One element of Toobin’s analysis emphasized what he called the “stumbling” performance of Solicitor General Donald Verrilli. “It was awful,” he said. And you can’t dispute that Verrilli, the administration’s chief appellate lawyer, seemed off his game on Tuesday, especially in light of his reputation as an ace advocate. Justices Antonin Scalia and Samuel Alito were particularly merciless in their cross-examination. Their apparent conclusion: Congress exceeded its authority to regulate commerce when it imposed a requirement that all Americans acquire health insurance or pay a penalty.
But as we noted here yesterday, it’s perilous to read too much into the theatrics at the high court. Sure enough, Toobin has backed off a step, acknowledging on the air this morning that “the lawyers don’t matter all that much.” Indeed, he added, “These justices, they know what they think about these issues.”
Toobin did not retreat from his prediction that the Affordable Care Act will go down on a 5-4 party-line vote. He might be correct about that. Or Justice Anthony Kennedy and Chief Justice John Roberts may harbor anxieties about destabilizing judicial precedent going back to the New Deal era that has, until this case, been widely understood to provide lawmakers with nearly comprehensive authority to regulate the world’s largest economy.
We’ll see in June or July, when the justices are expected to rule. Meanwhile, don’t read too much into poor Don Verrilli’s bad day in the spotlight.
Which brings us to severability: the question of what would happen to the rest of of the 2,700-page health reform law if the high court strikes down the insurance mandate. Would the rest of the law survive? Would Congress have to start from scratch?

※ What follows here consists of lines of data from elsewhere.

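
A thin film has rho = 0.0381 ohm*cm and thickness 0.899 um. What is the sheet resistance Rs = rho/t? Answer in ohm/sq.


Step 1: Convert thickness to cm: t = 0.899 um = 8.9900e-05 cm
Step 2: Rs = rho / t = 0.0381 / 8.9900e-05
Step 3: Rs = 423.8 ohm/sq

423.8


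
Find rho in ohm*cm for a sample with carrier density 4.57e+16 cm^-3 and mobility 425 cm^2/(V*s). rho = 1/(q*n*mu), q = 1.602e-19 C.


Step 1: sigma = q * n * mu = 1.602e-19 * 4.57e+16 * 425 = 3.11148e+00 S/cm
Step 2: rho = 1 / sigma = 1 / 3.11148e+00 = 0.3214 ohm*cm

0.3214


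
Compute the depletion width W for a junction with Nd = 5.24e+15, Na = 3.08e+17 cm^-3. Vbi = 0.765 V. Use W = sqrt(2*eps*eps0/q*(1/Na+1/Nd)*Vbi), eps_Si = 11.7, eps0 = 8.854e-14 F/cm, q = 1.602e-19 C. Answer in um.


Step 1: 1/Na + 1/Nd = 1/3.08e+17 + 1/5.24e+15 = 1.94086e-16
Step 2: 2*eps*eps0/q = 2*11.7*8.854e-14/1.602e-19 = 1.293281e+07
Step 3: W^2 = 1.293281e+07 * 1.94086e-16 * 0.765 = 1.92021e-09
Step 4: W = sqrt(1.92021e-09) = 4.382e-05 cm = 0.4382 um

0.4382


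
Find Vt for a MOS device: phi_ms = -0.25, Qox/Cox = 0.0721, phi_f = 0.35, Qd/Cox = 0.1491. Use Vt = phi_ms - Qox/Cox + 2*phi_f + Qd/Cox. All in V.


Step 1: Vt = phi_ms - Qox/Cox + 2*phi_f + Qd/Cox
Step 2: Vt = -0.25 - 0.0721 + 2*0.35 + 0.1491
Step 3: Vt = -0.25 - 0.0721 + 0.7 + 0.1491
Step 4: Vt = 0.527 V

0.527


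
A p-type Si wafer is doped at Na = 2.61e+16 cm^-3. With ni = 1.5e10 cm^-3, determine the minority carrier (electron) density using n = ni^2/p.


Step 1: Majority hole concentration p ≈ Na = 2.61e+16 cm^-3
Step 2: n = ni^2 / Na = (1.5e10)^2 / 2.61e+16
Step 3: n = 8.62e+03 cm^-3

8.62e+03


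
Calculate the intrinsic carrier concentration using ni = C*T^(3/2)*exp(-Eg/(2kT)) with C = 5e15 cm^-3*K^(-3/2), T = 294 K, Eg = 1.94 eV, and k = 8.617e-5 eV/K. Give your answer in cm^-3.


Step 1: Compute kT = 8.617e-5 * 294 = 0.02533398 eV
Step 2: Exponent = -Eg/(2kT) = -1.94/(2*0.02533398) = -38.28850
Step 3: T^(3/2) = 294^1.5 = 5041.05
Step 4: ni = 5e15 * 5041.05 * exp(-38.28850) = 5.93e+02 cm^-3

5.93e+02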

According to Bloomberg News, Chief Justice Roberts and Justice Ruth Bader Ginsburg pointed out from the bench this morning that the ACA includes such provisions as one reauthorizing black-lung benefits and another governing American Indian health care. Even if the insurance mandate were eliminated, “why make Congress redo those?” Ginsburg asked. (No, that doesn’t mean that Ginsburg, an apparent supporter of the mandate, has given up the fight on the larger issue).
Coming at the issue from another angle, Justice Kennedy questioned whether it would be “more extreme” for the justices to meddle with just a part of the statute, rather than sweep it all aside and give Congress a clean slate. (No, that doesn’t mean he’s made up his mind, either.) (Here’s Wednesday’s transcript, courtesy of The Hill.)
At least some of the high court votes are likely still in play. That’s what makes judicial prognostication fun.